WOODLAWN — South Side community leaders are calling for Black and Brown solidarity in Woodlawn amid the controversial opening of a shelter for asylum seekers and other migrants in a closed elementary school.
Panelists highlighted ongoing efforts to support migrants and longtime Woodlawn residents alike — while urging continued collaboration between the two groups — at a community meeting Thursday hosted by Ald. Jeanette Taylor (20th) at Harris Park, 6200 S. Drexel Ave.
The city’s rollout of a shelter for hundreds of migrants at the former Wadsworth Elementary School outraged residents who felt blindsided by the plan. It also inspired residents to help their new neighbors and created tensions and confusion in the community.
A “false idea of scarcity” that’s emerged in discussions about the shelter must be resisted, said Fasika Alem, program director for the United African Organization in Washington Park. The city has enough resources to support both the migrants in Wadsworth and longtime Woodlawn neighbors, Alem said.
“Asking a community that is underresourced to take on the burden of supporting people is also a difficult argument to make. [But] we need to address this issue that there is enough,” Alem said. “The community is going to support asylum seekers.”
To that end, organizers with the #SanctuaryForAll campaign launched in January are running a donation drive for clothes, shoes, toiletries and cleaning supplies.

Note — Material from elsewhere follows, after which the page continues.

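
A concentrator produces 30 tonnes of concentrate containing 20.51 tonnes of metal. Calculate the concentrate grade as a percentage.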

They’ll hand out items “to asylum seekers and long-term residents alike,” said Benji Hart, an organizer with Southside Together Organizing for Power. The group organizes working-class Black South Siders around human rights issues.
Donations to the mutual aid effort can be dropped off during regular hours of operation at Taylor’s office, 5707 S. Wentworth Ave., and Southside Together Organizing for Power’s headquarters, 602 E. 61st St.
RELATED: South Siders Organizing To Help New Migrant Neighbors At School-Turned-Shelter: ‘Woodlawn Is A Welcoming Community’
Black Woodlawn residents must see the parallels between their elders’ struggles during the Great Migration and the plights of today’s asylum seekers and migrants, said panelist Clinton Davis, an attorney and Southside Together Organizing for Power board member.
“Yesterday, we were them. We were migrants seeking refuge and fleeing an oppressive South,” Davis said. “At this time, it’s kind of disingenuous if we turn our backs and act as if we don’t need to support someone who’s going through a struggle that’s very familiar to us.”
#SanctuaryForAll organizers are also demanding the $1.5 million the city used to renovate the old Wadsworth school into a shelter “be the start of turning the space into a community resource that can be used after the asylum seekers leave.”
Organizers also want the city to fund economic development, affordable housing, multilingual education and other programs in Woodlawn, as the Wadsworth shelter rollout “proves that Mayor Lightfoot has the resources to house, feed and care for all of Chicago’s residents,” they said.
Xanat Sobrevilla, an organizer with Organized Communities Against Deportation, encouraged Woodlawn residents to continue making demands of local leaders — and showing solidarity with neighbors new and old until their demands are met.
“It’s about making sure that our demands are to the wealthy, to the people holding the resources and making sure that we get to receive and thrive as individuals,” Sobrevilla said. “… It’s a collective liberation that we seek as people — Black, Brown, poor people.”
Taylor has made numerous demands of the city relating to housing, immigration, economic development and other issues in response to the city’s plans for Wadsworth.
They include a $5 million fund to help community organizations in the ward develop long-term plans for helping shelter residents, a pledge that the increased police presence for the shelter would not lead to more tickets or traffic stops in the community, and a community-led process for renovating other vacant schools in the ward, among others.
Taylor intends to “make the city keep their word” and be responsive to Woodlawn residents’ needs and concerns now that the shelter is open, the alderwoman said.
As the #SanctuaryForAll effort continues, volunteers and faith groups with the Chicago 4 All initiative are also organizing to bring migrants material, emotional and spiritual resources.
Bilingual, nondenominational services are held through Chicago 4 All every Saturday at Concord Missionary Baptist Church, 6319 S. Kimbark Ave.
Twenty-three migrants participated in a recent service and received care packages, clothing and other resources, said Christine Riley, director of homeless services with the city’s Department of Family and Support Services.
Chicago 4 All volunteers are gathering hygiene products, washcloths and other goods that can be used to assemble care packages. Organizers are also accepting cash donations. For more information, email email@example.com.
About 250 residents were housed in the former school as of Thursday, including includes 216 men and 31 women, Riley said.
The next meeting on the Wadsworth shelter will be held virtually March 22.